How the workflow operates

The process starts by checking your last sync state to see what has changed since the last run. It looks back at a specific window of time and loads any pending transcriptions that are still in progress. The flow then lists recent files in your Google Drive folder and batches them to manage system load effectively.

For every batch, the automation separates standard documents from media files. It classifies your recordings, plans the necessary downloads, and triggers the transcription process. Finally, the system updates its internal records, saves the new sync state, and stores the metadata for your files. This step-by-step approach ensures that even large folders are indexed accurately and reliably.

Key benefits for your team

  • Automatic organisation: Files keep their original names and are stored in a dedicated, private synced folder.
  • Searchable media: Turn your video and audio recordings into text instantly, making your internal knowledge base easy to search.
  • Smart syncing: The workflow uses a lookback window and batching to ensure reliability, even with large volumes of data.
  • Reduced manual work: Stop downloading and re-uploading files between different platforms or manually triggering transcriptions.
  • Efficient processing: The system tracks pending jobs and only reconciles what is necessary, preventing duplicate costs.

Steps

  1. Normalize manual transcription ids (function)
  2. Resolve first sync lookback window (function)
  3. Load last sync state (kv)
  4. Load pending AssemblyAI transcriptions (kv)
  5. Select pending transcriptions to reconcile (function)
  6. Collect file ids already queued for transcription (function)
  7. List recent AssemblyAI transcriptions (http)
  8. Index pending transcript summaries (function)
  9. List files in Google Drive folder (http)
  10. Pause before next page (wait)
  11. Select oldest file batch for this run (function)
  12. Plan non-media file sync items for this batch (function)
  13. Select audio and video files in this batch (function)
  14. Classify recording files for transcription (function)
  15. Plan media downloads for transcription (function)
  16. Summarize recording processing (function)
  17. Summarize transcript reconciliation (function)
  18. Save pending AssemblyAI transcriptions (kv)
  19. Build Drive file metadata records for this batch (function)
  20. Build next sync state (function)
  21. Save last sync state (kv)

FAQ

How does the Google Drive file sync and transcription workflow work?
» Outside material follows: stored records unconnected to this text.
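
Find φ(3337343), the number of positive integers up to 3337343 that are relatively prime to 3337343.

Factor: 3337343 = 101 · 173 · 191.
φ(3337343) = (101−1) · (173−1) · (191−1) = 100 · 172 · 190 = 3268000.

3268000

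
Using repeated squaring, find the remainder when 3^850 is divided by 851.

303

3^1 ≡ 3 (mod 851)
3^2 ≡ 3^2 = 9 ≡ 9 (mod 851)
3^4 ≡ 9^2 = 81 ≡ 81 (mod 851)
3^8 ≡ 81^2 = 6561 ≡ 604 (mod 851)
3^16 ≡ 604^2 = 364816 ≡ 588 (mod 851)
3^32 ≡ 588^2 = 345744 ≡ 238 (mod 851)
3^64 ≡ 238^2 = 56644 ≡ 478 (mod 851)
3^128 ≡ 478^2 = 228484 ≡ 416 (mod 851)
3^256 ≡ 416^2 = 173056 ≡ 303 (mod 851)
3^512 ≡ 303^2 = 91809 ≡ 752 (mod 851)
850 = 512 + 256 + 64 + 16 + 2 in binary powers of 2.
So 3^850 ≡ 752 · 303 · 478 · 588 · 9 ≡ 303 (mod 851).
Since 303 ≠ 1, base 3 is a Fermat witness: 851 is composite.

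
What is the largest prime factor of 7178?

97

7178 = 2 · 3589
3589 = 37 · 97
97 is prime.
So 7178 = 2 · 37 · 97; the largest prime factor is 97.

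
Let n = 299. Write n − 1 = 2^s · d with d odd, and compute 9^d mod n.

3

299 − 1 = 298 = 2^1 · 149, so d = 149.
9^1 ≡ 9 (mod 299)
9^2 ≡ 9^2 = 81 ≡ 81 (mod 299)
9^4 ≡ 81^2 = 6561 ≡ 282 (mod 299)
9^8 ≡ 282^2 = 79524 ≡ 289 (mod 299)
9^16 ≡ 289^2 = 83521 ≡ 100 (mod 299)
9^32 ≡ 100^2 = 10000 ≡ 133 (mod 299)
9^64 ≡ 133^2 = 17689 ≡ 48 (mod 299)
9^128 ≡ 48^2 = 2304 ≡ 211 (mod 299)
149 = 128 + 16 + 4 + 1 in binary powers of 2.
So 9^149 ≡ 211 · 100 · 282 · 9 ≡ 3 (mod 299).
Squaring chain: 3; never reaches −1, so base 9 is a Miller–Rabin witness that 299 is composite.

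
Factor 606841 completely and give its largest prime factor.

606841 = 19 · 31939
31939 = 19 · 1681
1681 = 41 · 41
41 = 41 · 1
So 606841 = 19^2 · 41^2; the largest prime factor is 41.

41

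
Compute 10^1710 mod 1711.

10^1 ≡ 10 (mod 1711)
10^2 ≡ 10^2 = 100 ≡ 100 (mod 1711)
10^4 ≡ 100^2 = 10000 ≡ 1445 (mod 1711)
10^8 ≡ 1445^2 = 2088025 ≡ 605 (mod 1711)
10^16 ≡ 605^2 = 366025 ≡ 1582 (mod 1711)
10^32 ≡ 1582^2 = 2502724 ≡ 1242 (mod 1711)
10^64 ≡ 1242^2 = 1542564 ≡ 953 (mod 1711)
10^128 ≡ 953^2 = 908209 ≡ 1379 (mod 1711)
10^256 ≡ 1379^2 = 1901641 ≡ 720 (mod 1711)
10^512 ≡ 720^2 = 518400 ≡ 1678 (mod 1711)
10^1024 ≡ 1678^2 = 2815684 ≡ 1089 (mod 1711)
1710 = 1024 + 512 + 128 + 32 + 8 + 4 + 2 in binary powers of 2.
So 10^1710 ≡ 1089 · 1678 · 1379 · 1242 · 605 · 1445 · 100 ≡ 1115 (mod 1711).
Since 1115 ≠ 1, base 10 is a Fermat witness: 1711 is composite.

1115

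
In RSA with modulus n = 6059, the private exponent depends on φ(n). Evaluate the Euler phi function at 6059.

Factor: 6059 = 73 · 83.
φ(6059) = (73−1) · (83−1) = 72 · 82 = 5904.

5904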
This automation monitors a specific Google Drive folder and mirrors its contents into Breyta. It keeps your files organised by saving them to a private folder while maintaining their original filenames.

Which integrations are required for this flow?

The flow uses Google Drive to source your files and AssemblyAI to convert audio and video into text. These tools work together to ensure your media is both stored and indexed for search.

Does this workflow handle audio and video transcription automatically?

When the flow detects new audio or video files, it automatically sends them to AssemblyAI for processing. Once the transcription is finished, the text is reconciled and stored alongside your original file metadata.

How does the automation keep track of which files have already been synced?

The system uses a Key-Value storage method to remember the last sync state and keep track of pending transcriptions. This ensures that no files are missed or duplicated, even if you upload large batches of media at once.